A Channel 4 documentary aired recently highlighted the potential dangers of property purchases made with corrupt funds. An undercover anti-graft campaigner posed as a corrupt Russian official looking to buy a multimillion-pound property in London. Estate agents featured in the programme agreed to continue with the potential purchase despite being informed of the illicit origin of the cash to be used in his investment.
The National Association of Estate Agents and the Rics said after the programme they would investigate the revelations. Luay al-Khatib, Rics’ director of regulation for UK and Ireland, called it “a sad indictment of standards” in some parts of the industry. “It will no doubt be a blow to public confidence in the wider property profession,” Mr al-Khatib said.

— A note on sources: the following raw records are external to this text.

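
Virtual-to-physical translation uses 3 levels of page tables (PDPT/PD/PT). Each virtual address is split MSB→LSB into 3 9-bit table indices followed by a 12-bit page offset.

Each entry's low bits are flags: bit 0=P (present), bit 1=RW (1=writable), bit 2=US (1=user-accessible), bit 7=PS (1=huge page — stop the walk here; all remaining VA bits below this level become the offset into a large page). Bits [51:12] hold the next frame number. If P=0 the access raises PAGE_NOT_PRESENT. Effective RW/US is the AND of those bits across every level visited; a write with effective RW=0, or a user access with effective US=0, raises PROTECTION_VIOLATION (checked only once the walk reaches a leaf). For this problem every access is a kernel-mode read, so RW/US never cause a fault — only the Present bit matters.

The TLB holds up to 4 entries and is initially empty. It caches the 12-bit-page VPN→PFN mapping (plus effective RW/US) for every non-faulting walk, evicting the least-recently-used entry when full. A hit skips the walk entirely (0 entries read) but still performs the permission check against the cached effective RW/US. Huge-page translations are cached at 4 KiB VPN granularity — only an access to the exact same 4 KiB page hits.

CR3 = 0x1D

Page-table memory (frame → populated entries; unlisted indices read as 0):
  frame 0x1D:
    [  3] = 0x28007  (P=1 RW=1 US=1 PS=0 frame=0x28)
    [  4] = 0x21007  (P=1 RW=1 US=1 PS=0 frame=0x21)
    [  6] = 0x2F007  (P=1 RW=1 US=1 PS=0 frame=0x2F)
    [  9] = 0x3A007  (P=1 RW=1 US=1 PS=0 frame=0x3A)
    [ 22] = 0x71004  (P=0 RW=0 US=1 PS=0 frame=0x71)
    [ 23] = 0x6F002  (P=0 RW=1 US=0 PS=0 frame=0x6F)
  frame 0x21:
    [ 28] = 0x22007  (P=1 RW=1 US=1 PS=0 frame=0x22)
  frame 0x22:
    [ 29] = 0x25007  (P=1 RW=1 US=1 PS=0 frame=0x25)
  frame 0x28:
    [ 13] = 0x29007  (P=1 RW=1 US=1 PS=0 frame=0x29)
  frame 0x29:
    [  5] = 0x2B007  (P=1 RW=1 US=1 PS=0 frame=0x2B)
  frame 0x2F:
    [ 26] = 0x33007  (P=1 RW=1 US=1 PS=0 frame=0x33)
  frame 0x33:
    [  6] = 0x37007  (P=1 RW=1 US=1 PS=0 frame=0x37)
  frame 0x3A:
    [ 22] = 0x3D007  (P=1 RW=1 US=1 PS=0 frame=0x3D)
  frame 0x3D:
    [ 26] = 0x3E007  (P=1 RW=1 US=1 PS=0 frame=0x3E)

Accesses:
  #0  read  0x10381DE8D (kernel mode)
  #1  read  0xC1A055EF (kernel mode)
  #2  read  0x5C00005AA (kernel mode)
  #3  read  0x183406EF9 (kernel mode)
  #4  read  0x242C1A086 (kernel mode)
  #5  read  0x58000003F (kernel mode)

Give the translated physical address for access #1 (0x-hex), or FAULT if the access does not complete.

Trace:
#0 VA=0x10381DE8D (r,kernel):
  L0 @0x1D[4] → 0x21007  P=1,RW=1,US=1,PS=0
  L1 @0x21[28] → 0x22007  P=1,RW=1,US=1,PS=0
  L2 @0x22[29] → 0x25007  P=1,RW=1,US=1,PS=0
  ✓ 0x25E8D  — 3 lookups
#1 VA=0xC1A055EF (r,kernel):
  L0 @0x1D[3] → 0x28007  P=1,RW=1,US=1,PS=0
  L1 @0x28[13] → 0x29007  P=1,RW=1,US=1,PS=0
  L2 @0x29[5] → 0x2B007  P=1,RW=1,US=1,PS=0
  ✓ 0x2B5EF  — 3 lookups
#2 VA=0x5C00005AA (r,kernel):
  L0 @0x1D[23] → 0x6F002  P=0,RW=1,US=0,PS=0
  → PAGE_NOT_PRESENT  (1 entries read)
#3 VA=0x183406EF9 (r,kernel):
  L0 @0x1D[6] → 0x2F007  P=1,RW=1,US=1,PS=0
  L1 @0x2F[26] → 0x33007  P=1,RW=1,US=1,PS=0
  L2 @0x33[6] → 0x37007  P=1,RW=1,US=1,PS=0
  ✓ 0x37EF9  — 3 lookups
#4 VA=0x242C1A086 (r,kernel):
  L0 @0x1D[9] → 0x3A007  P=1,RW=1,US=1,PS=0
  L1 @0x3A[22] → 0x3D007  P=1,RW=1,US=1,PS=0
  L2 @0x3D[26] → 0x3E007  P=1,RW=1,US=1,PS=0
  ✓ 0x3E086  — 3 lookups
#5 VA=0x58000003F (r,kernel):
  L0 @0x1D[22] → 0x71004  P=0,RW=0,US=1,PS=0
  → PAGE_NOT_PRESENT  (1 entries read)

Access #1 PA: 0x2B5EF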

Mark Hayward, managing director of the NAEA, said he was “horrified” at the behaviour of the estate agents featured in the programme.
If any members were found to have breached anti-money laundering rules, a disciplinary process could lead to a fine of up to €5m.
New York City has introduced disclosure requirements for shell companies engaged in property transactions to aid law enforcement officials in their quest to trace illicit money entering the city’s property market. This followed aarticles in The New York Times, which revealed how property was acquired through shell companies by international buyers who had been investigated by government authorities.
The new rules require all members of a limited liability company to be identified, rather than just one but stop short of requiring identification of the beneficial owner.
Mr Fisher warned that transparency registers were not a panacea, especially in cases where a property was owned through a discretionary trust.
“Here, the beneficiary is not named on the face of the trust deed. The trustee is told to exercise his discretion as to who is to be the beneficiary of trust income and trust capital. The transparency arrangements will not work if money launderers can still use, or more accurately abuse, the vehicle of a discretionary trust,” he said.